My great grandfather’s story then moves to Mombasa keeping the beads in the thread. This is what I learnt from one of Rajan Bapa’s grandson. They called him Meshnari Madat Bhai. Meshnari Madat Bhai was interested in finding family roots and had in fact visited the ancestral village of Juno Savar in Gujarat. He said that every morning Rajan Bapa was seen spreading his straw mat under a palm tree at the old market in Mombasa. Rajan Bapa measured the beads in his cupped hands and arranged them in heaps in lines on the mat. The Mijikenda from the nine village communities around the old slave port came to admire and buy the beads that would resonate with their norms of beauty, social values, and adornment.

Rajan Bapa’s initial investment in beads like that of other Khoja merchants later expanded to textiles and he became a wealthy man. In fact, wealthy enough to be blessed to be able to contribute to community charities and building of two jamat khanas in his birthland. So, the story connects back to the origin in India through the practice of giving what we called sewa and dharma. Sewa and dharma are mentioned in the earliest of scriptures like the Bhagvat Gita, the longest poem ever written in an ancient language. It is still recited as an oral tradition, recalling the ethics of giving and serving.

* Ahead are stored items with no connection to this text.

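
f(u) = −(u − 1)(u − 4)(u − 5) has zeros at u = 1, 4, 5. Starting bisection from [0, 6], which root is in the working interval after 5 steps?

1

u = 3 gives f = -4, negative; keep [0, 3]
u = 1.5 gives f = -4.375, negative; keep [0, 1.5]
u = 0.75 gives f = 3.453125, positive; keep [0.75, 1.5]
u = 1.125 gives f = -1.3926, negative; keep [0.75, 1.125]
u = 0.9375 gives f = 0.7776, positive; keep [0.9375, 1.125]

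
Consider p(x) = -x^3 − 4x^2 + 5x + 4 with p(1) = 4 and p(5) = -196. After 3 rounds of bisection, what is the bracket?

[1, 1.5]

p(3) = -44 < 0, so the root lies in [1, 3]
p(2) = -10 < 0, so the root lies in [1, 2]
p(1.5) = -0.875 < 0, so the root lies in [1, 1.5]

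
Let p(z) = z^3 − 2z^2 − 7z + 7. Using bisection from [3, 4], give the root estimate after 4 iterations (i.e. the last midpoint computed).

3.4375

p(3.5) = 0.875 > 0, so the root lies in [3, 3.5]
p(3.25) = -2.546875 < 0, so the root lies in [3.25, 3.5]
p(3.375) = -0.962891 < 0, so the root lies in [3.375, 3.5]
p(3.4375) = -0.0764 < 0, so the root lies in [3.4375, 3.5]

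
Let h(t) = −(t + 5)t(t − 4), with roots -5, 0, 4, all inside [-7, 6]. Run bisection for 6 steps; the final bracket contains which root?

-5

m = -0.5, h(m) = -10.125 (−); new bracket [-7, -0.5]
m = -3.75, h(m) = -36.328125 (−); new bracket [-7, -3.75]
m = -5.375, h(m) = 18.896484 (+); new bracket [-5.375, -3.75]
m = -4.5625, h(m) = -17.0916 (−); new bracket [-5.375, -4.5625]
m = -4.96875, h(m) = -1.3926 (−); new bracket [-5.375, -4.96875]
m = -5.171875, h(m) = 8.153 (+); new bracket [-5.171875, -4.96875]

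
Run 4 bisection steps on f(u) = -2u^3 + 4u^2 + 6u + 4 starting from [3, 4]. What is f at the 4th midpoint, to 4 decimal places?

u = 3.5 gives f = -11.75, negative; keep [3, 3.5]
u = 3.25 gives f = -2.90625, negative; keep [3, 3.25]
u = 3.125 gives f = 0.777344, positive; keep [3.125, 3.25]
u = 3.1875 gives f = -1.0054, negative; keep [3.125, 3.1875]

-1.0054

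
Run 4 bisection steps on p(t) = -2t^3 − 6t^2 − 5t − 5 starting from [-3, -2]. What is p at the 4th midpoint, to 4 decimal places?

0.5034

m = -2.5, p(m) = 1.25 (+); new bracket [-2.5, -2]
m = -2.25, p(m) = -1.34375 (−); new bracket [-2.5, -2.25]
m = -2.375, p(m) = -0.175781 (−); new bracket [-2.5, -2.375]
m = -2.4375, p(m) = 0.5034 (+); new bracket [-2.4375, -2.375]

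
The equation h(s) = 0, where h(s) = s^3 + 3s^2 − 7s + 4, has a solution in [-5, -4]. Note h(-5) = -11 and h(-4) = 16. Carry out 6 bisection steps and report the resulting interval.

[-4.6875, -4.671875]

h(-4.5) = 5.125 > 0, so the root lies in [-5, -4.5]
h(-4.75) = -2.234375 < 0, so the root lies in [-4.75, -4.5]
h(-4.625) = 1.615234 > 0, so the root lies in [-4.75, -4.625]
h(-4.6875) = -0.2664 < 0, so the root lies in [-4.6875, -4.625]
h(-4.65625) = 0.6852 > 0, so the root lies in [-4.6875, -4.65625]
h(-4.671875) = 0.2121 > 0, so the root lies in [-4.6875, -4.671875]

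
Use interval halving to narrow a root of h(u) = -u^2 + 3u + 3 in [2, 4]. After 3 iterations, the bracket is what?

midpoint 3: h = 3 > 0 → [3, 4]
midpoint 3.5: h = 1.25 > 0 → [3.5, 4]
midpoint 3.75: h = 0.1875 > 0 → [3.75, 4]

[3.75, 4]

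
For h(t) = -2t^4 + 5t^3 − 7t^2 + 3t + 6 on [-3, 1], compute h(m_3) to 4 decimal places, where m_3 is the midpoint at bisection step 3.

m = -1, h(m) = -11 (−); new bracket [-1, 1]
m = 0, h(m) = 6 (+); new bracket [-1, 0]
m = -0.5, h(m) = 2 (+); new bracket [-1, -0.5]

2.0000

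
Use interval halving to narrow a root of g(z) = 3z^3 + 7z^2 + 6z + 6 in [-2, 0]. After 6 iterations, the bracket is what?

[-1.84375, -1.8125]

m = -1, g(m) = 4 (+); new bracket [-2, -1]
m = -1.5, g(m) = 2.625 (+); new bracket [-2, -1.5]
m = -1.75, g(m) = 0.859375 (+); new bracket [-2, -1.75]
m = -1.875, g(m) = -0.416 (−); new bracket [-1.875, -1.75]
m = -1.8125, g(m) = 0.2581 (+); new bracket [-1.875, -1.8125]
m = -1.84375, g(m) = -0.0696 (−); new bracket [-1.84375, -1.8125]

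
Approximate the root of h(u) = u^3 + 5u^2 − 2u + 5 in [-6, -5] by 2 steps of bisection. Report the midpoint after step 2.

m = -5.5, h(m) = 0.875 (+); new bracket [-6, -5.5]
m = -5.75, h(m) = -8.296875 (−); new bracket [-5.75, -5.5]

-5.75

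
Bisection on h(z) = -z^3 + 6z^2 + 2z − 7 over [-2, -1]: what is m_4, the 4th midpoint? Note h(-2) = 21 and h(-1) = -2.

midpoint -1.5: h = 6.875 > 0 → [-1.5, -1]
midpoint -1.25: h = 1.828125 > 0 → [-1.25, -1]
midpoint -1.125: h = -0.232422 < 0 → [-1.25, -1.125]
midpoint -1.1875: h = 0.7605 > 0 → [-1.1875, -1.125]

-1.1875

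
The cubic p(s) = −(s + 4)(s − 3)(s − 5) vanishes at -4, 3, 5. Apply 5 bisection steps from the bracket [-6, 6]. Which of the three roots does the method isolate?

-4

m = 0, p(m) = -60 (−); new bracket [-6, 0]
m = -3, p(m) = -48 (−); new bracket [-6, -3]
m = -4.5, p(m) = 35.625 (+); new bracket [-4.5, -3]
m = -3.75, p(m) = -14.7656 (−); new bracket [-4.5, -3.75]
m = -4.125, p(m) = 8.127 (+); new bracket [-4.125, -3.75]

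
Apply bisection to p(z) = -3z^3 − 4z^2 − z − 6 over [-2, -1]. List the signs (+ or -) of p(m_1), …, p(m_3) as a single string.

--+

z = -1.5 gives p = -3.375, negative; keep [-2, -1.5]
z = -1.75 gives p = -0.421875, negative; keep [-2, -1.75]
z = -1.875 gives p = 1.587891, positive; keep [-1.875, -1.75]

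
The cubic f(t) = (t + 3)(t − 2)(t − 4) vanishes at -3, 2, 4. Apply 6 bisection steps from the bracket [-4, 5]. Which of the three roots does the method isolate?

-3

m = 0.5, f(m) = 18.375 (+); new bracket [-4, 0.5]
m = -1.75, f(m) = 26.953125 (+); new bracket [-4, -1.75]
m = -2.875, f(m) = 4.189453 (+); new bracket [-4, -2.875]
m = -3.4375, f(m) = -17.6931 (−); new bracket [-3.4375, -2.875]
m = -3.15625, f(m) = -5.7655 (−); new bracket [-3.15625, -2.875]
m = -3.015625, f(m) = -0.5498 (−); new bracket [-3.015625, -2.875]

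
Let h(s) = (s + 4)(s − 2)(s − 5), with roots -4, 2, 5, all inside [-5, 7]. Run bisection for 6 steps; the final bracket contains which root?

-4

h(1) = 20 > 0, so the root lies in [-5, 1]
h(-2) = 56 > 0, so the root lies in [-5, -2]
h(-3.5) = 23.375 > 0, so the root lies in [-5, -3.5]
h(-4.25) = -14.4531 < 0, so the root lies in [-4.25, -3.5]
h(-3.875) = 6.5176 > 0, so the root lies in [-4.25, -3.875]
h(-4.0625) = -3.4338 < 0, so the root lies in [-4.0625, -3.875]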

What I remember from incidental anecdotes in family talk is about Rajan Bapa’s act of giving to the community. This is what brings pride to his descendants and is remembered. Stories of giving were memorialized on wall plaques and told as oral histories about migrations, origins and family genealogies. Growing up in Kenya and travelling around in East Africa, I enjoyed reading the names and dates on plaques on our community buildings - schools, clinics, libraries, social halls and the jamat khanas. They told me about our forefathers, the history of the settlement and making of the community. The plaques became immediate and meaningful when I could associate them with family names.